L’invoice trading non costituisce propriamente una forma di raccolta di capitale: le piattaforme attualmente esistenti consentono agli imprenditori di cedere una fattura commerciale a fronte di un anticipo in denaro. Si tratta, dunque, più che di un vero e proprio apporto di debito di uno smobilizzo di attività, ma gli effetti dell’operazione sono analoghi a quelli di un finanziamento in virtù dell’incremento di cassa che si viene a realizzare. Il segmento dell’ nvoice trading è l’unico, tra quelli analizzati, dove il mercato italiano presenta volumi non sotto-dimensionati rispetto ad altri mercati europei. Evidentemente si tratta di un cluster che ha incontrato l’interesse degli imprenditori italiani e ciò può spiegarsi alla luce dei tempi medi di incasso di crediti commerciali per le aziende italiane che sono notevolmente più alti rispetto alla media Ue. I tempi medi di pagamento delle fatture commerciali, nei rapporti b2b, si attestano in Italia sui 56 giorni, contro i 42 della Francia e i 24 della Germania.
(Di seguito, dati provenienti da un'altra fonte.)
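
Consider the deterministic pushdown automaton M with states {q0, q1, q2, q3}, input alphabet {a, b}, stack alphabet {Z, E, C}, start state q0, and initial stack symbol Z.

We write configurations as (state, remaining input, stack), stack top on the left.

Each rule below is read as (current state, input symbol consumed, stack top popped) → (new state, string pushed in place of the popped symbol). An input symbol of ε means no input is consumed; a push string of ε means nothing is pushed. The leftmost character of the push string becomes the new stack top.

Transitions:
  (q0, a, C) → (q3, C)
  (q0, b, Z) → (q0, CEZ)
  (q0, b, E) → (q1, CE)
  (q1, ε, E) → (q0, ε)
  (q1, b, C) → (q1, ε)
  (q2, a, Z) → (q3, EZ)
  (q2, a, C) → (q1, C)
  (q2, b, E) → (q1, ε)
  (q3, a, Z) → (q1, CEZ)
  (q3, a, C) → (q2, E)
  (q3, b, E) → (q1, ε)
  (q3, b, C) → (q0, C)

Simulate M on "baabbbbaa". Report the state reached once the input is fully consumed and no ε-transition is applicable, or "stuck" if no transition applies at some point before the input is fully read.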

Icos e direct lending rappresentano i segmenti di mercato meno maturi. Le initial coin offerings, nonostante il crescente fermento che si registra attorno alla tecnologia blockchain, non hanno ancora incontrato una diffusione capillare: i volumi raccolti tramite questo canale ammontano, secondo lo studio del Politecnico al 2% dei flussi totali.

Il direct lending, inteso come l’attività di erogazione diretta di finanziamenti da parte di soggetti non bancari, è il segmento meno sviluppato del mercato, con flussi raccolti pari allo 0,6%. Manca ancora, nel nostro Paese, una diffusione capillare del fenomeno a differenza di quanto accade in altri contesti come ad esempio quello inglese, dove il direct lending ha raccolto, solo nel 2017, finanziamenti per più di 3 miliardi di euro.

In ambito crowdfunding si registrano scenari di mercato diversi. Lato equity, il mercato italiano risulta essere ancora molto piccolo rispetto ad altri mercati europei, analizzando tanto i flussi come il numero di operazioni. Nel Regno Unito i portali di equity crowdfunding hanno raccolto, solo nel 2017, circa 300 milioni di euro, mentre in Italia la raccolta complessiva di tutti gli operatori si attesta a soli 30 milioni.

Dimensioni e crescita del versante lending risultano essere più consistenti. Seppur con alcune differenze operative, le piattaforme di crowd-lending pongono a contatto imprese e investitori professionali e retail al fine di consentire l’erogazione di un finanziamento. Sono piattaforme di grande utilità per le Pmi italiane, da sempre “banco-centriche” nella scelta dei propri canali di finanziamento. Rispetto al tradizionale finanziamento bancario, però, le piattaforme di crowd-lending offrono diversi vantaggi in più a favore della impresa richiedente. Grazie all’apporto della tecnologia, le piattaforme riescono ad offrire il finanziamento in tempi estremamente più brevi rispetto al canale bancario (sulla piattaforma october.eu il lasso di tempo che trascorre dalla richiesta all’erogazione del finanziamento è, in media, di 1 settimana). I vantaggi non si limitano al solo fattore temporale: anche il processo è nettamente semplificato; all’impresa si richiede semplicemente di mettere a disposizioni alcuni documenti societari e di specificare l’utilizzo dei fondi.